As part of Borderline Personality Awareness Month I will be having different posts about BPD. Today I have Janet who is sharing her story of what it was like to grow up with a parent who has Borderline.
Growing up, I knew my Mum had “manic depression” (bipolar disorder) but as I grew older, this made less and less sense. As an adult, I’ve known many people with bipolar – including one of my dear friends – and it just didn’t seem to fit.
It was all a bit of a puzzle – until the day about 10 years ago when I was working as a library assistant.
As I paused to shelve a book, I was mesmerised by the title: “Stop Walking on Eggshells” by Paul T Mason & Randi Kreger.
You see, I had long said that if I ever wrote a book about my childhood it would be called “Treading on Eggshells” – because that is what it felt like, living with my mother.
As I read the back cover, the tears began to pour down my cheeks. At last, I had a name for what was wrong with my mother: Borderline Personality Disorder (BPD). And even better – it wasn’t my fault!

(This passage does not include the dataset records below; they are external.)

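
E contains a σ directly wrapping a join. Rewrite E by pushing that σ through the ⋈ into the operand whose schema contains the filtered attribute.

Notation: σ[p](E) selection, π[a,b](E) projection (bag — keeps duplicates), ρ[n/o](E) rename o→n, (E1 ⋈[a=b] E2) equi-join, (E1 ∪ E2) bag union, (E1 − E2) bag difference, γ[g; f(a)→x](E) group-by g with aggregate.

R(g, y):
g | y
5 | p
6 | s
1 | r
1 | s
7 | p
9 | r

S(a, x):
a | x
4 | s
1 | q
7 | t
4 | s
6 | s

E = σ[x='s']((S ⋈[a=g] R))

σ filters on x, owned by the left side.
E' = (σ[x='s'](S) ⋈[a=g] R)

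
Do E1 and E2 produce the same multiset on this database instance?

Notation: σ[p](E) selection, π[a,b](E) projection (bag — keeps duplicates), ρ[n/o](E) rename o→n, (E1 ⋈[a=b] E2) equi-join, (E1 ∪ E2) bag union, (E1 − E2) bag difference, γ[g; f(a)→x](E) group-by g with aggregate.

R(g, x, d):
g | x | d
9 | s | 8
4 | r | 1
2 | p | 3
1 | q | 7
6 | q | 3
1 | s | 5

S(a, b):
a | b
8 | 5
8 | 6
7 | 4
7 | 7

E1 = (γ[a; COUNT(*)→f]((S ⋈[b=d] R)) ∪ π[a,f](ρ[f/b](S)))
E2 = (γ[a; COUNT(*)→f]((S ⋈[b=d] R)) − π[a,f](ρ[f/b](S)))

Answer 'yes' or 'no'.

E1 row counts bottom-up:
  S → 4
  R → 6
  (S ⋈[b=d] R) → 2
  γ[a; COUNT(*)→f]((S ⋈[b=d] R)) → 2
  S → 4
  ρ[f/b](S) → 4
  π[a,f](ρ[f/b](S)) → 4
  (γ[a; COUNT(*)→f]((S ⋈[b=d] R)) ∪ π[a,f](ρ[f/b](S))) → 6
E2 row counts bottom-up:
  S → 4
  R → 6
  (S ⋈[b=d] R) → 2
  γ[a; COUNT(*)→f]((S ⋈[b=d] R)) → 2
  S → 4
  ρ[f/b](S) → 4
  π[a,f](ρ[f/b](S)) → 4
  (γ[a; COUNT(*)→f]((S ⋈[b=d] R)) − π[a,f](ρ[f/b](S))) → 2

E1 result:
a | f
7 | 1
7 | 4
7 | 7
8 | 1
8 | 5
8 | 6
E2 result:
a | f
7 | 1
8 | 1
Witness: (7, 4) appears 1× in E1 but 0× in E2.

no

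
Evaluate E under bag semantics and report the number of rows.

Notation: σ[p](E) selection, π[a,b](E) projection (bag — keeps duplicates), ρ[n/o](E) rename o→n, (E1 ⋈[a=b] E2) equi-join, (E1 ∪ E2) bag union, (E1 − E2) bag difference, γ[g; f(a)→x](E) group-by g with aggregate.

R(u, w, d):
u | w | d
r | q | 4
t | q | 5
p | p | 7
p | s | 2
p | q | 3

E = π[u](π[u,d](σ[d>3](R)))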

Of course I took the book home and devoured it. I learned so much about BPD, and could really relate it to my childhood experiences:
- Mum was very emotionally needy, which made all her relationships difficult. She was married four times, and ended up estranged from all of her four children once we reached adulthood.

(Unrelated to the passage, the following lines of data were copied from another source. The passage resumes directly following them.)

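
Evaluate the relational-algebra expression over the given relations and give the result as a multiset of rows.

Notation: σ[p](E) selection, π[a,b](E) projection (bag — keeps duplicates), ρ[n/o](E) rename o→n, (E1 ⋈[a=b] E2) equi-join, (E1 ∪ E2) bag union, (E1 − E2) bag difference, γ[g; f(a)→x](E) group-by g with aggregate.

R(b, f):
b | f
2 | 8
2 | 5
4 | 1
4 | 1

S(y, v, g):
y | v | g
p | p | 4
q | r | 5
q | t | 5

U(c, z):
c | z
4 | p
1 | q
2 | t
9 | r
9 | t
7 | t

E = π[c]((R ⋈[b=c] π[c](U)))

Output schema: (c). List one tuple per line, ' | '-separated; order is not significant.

Per-node cardinality:
  R → 4
  U → 6
  π[c](U) → 6
  (R ⋈[b=c] π[c](U)) → 4
  π[c]((R ⋈[b=c] π[c](U))) → 4

== RESULT ==
c
2
2
4
4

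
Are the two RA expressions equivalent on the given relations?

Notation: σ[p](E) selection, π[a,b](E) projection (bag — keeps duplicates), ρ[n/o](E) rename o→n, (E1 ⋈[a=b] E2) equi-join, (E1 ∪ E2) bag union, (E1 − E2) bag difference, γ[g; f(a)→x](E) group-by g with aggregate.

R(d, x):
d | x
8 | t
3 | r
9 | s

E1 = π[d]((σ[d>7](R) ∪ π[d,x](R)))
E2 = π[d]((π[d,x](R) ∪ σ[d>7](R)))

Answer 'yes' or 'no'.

E1 stepwise |·|:
  R → 3
  σ[d>7](R) → 2
  R → 3
  π[d,x](R) → 3
  (σ[d>7](R) ∪ π[d,x](R)) → 5
  π[d]((σ[d>7](R) ∪ π[d,x](R))) → 5
E2 stepwise |·|:
  R → 3
  π[d,x](R) → 3
  R → 3
  σ[d>7](R) → 2
  (π[d,x](R) ∪ σ[d>7](R)) → 5
  π[d]((π[d,x](R) ∪ σ[d>7](R))) → 5

E1 and E2 produce the same multiset:
d
3
8
8
9
9

yes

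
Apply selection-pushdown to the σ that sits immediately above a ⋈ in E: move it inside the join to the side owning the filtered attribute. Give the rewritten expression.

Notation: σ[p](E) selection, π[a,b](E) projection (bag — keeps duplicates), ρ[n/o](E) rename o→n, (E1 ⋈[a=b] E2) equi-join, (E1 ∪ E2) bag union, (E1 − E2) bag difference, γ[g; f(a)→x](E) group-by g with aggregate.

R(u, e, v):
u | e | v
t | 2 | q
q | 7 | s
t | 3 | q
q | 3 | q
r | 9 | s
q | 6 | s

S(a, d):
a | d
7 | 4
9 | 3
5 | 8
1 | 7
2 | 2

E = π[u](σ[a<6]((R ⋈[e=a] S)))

σ filters on a, owned by the right side.
E' = π[u]((R ⋈[e=a] σ[a<6](S)))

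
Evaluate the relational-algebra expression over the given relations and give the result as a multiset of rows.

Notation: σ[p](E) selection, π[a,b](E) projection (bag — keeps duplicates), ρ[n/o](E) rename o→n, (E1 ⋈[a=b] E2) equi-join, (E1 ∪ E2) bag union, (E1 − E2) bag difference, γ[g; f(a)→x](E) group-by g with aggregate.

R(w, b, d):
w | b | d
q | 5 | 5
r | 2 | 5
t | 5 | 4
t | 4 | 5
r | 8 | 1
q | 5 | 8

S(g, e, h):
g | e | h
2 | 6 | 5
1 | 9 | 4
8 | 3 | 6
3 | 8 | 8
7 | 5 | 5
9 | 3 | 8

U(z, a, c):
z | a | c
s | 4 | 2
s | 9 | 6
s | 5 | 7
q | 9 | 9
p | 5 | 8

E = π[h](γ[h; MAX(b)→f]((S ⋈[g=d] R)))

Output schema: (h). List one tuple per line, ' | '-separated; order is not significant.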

- Living with my Mum was like being on an emotional roller coaster. We never knew what lay ahead – ups or downs, twists or turns – hence the feeling of walking on eggshells. I spent my childhood tiptoeing around my mother and trying to be “perfect”, thinking that would prevent the bad times (it didn’t).
- Mum leaned very heavily on me (as the eldest child) when I was growing up; at times I felt like I was the parent, and she the child.
- My mother had a lot of difficulties with personal boundaries – both with putting them in place, and respecting the boundaries of others.
- Sadly, the older my Mum got the more she was ruled by her emotions and she became physically and emotionally abusive. (I’ve since read that the majority of people with BPD improve with age).
- It is not uncommon for BPD to co-exist with other conditions such as depression, anxiety, and eating disorders. I’ve already mentioned that my mother had bipolar; she also developed bulimia in her forties.
- There is a high rate of suicide amongst people with BPD. My Mum attempted suicide many times over the years; one attempt caused her to have a stroke and she was placed in a nursing home, where she later died of aspiration pneumonia.
Back in those days, the doctors tended to put my Mum in the “too hard basket”, as nobody really knew what to do to help her.
The good news is, it’s not like that anymore. There have been great strides in the field of psychology over the past thirty or more years, the first of which is that BPD became a recognised condition. In 1980 it became an official diagnosis in the DSM IV (Diagnostic and
Statistical Manual of Mental Disorders, 4th Edition), the book considered the “bible” for psychiatrists and other mental health professionals.
Ironically, one of my clients today is a large psychology firm and I often chat with the therapists and edit articles and other documents for them; as a result I have learned even more about BPD. (I often joke I should be given an honourary degree in psychology!). As understanding and recognition of BPD has grown, so too has the knowledge of how to help people with this condition. Treatment may include medication, therapies such as Mindfulness and Dialectical Behaviour Therapy (DBT), and lifestyle changes.
My Mum’s story didn’t have a happy ending. However, there is every chance that if my Mum had been born forty years later, she could have lead a happy and fulfilled life, with healthy relationships and hope for the future.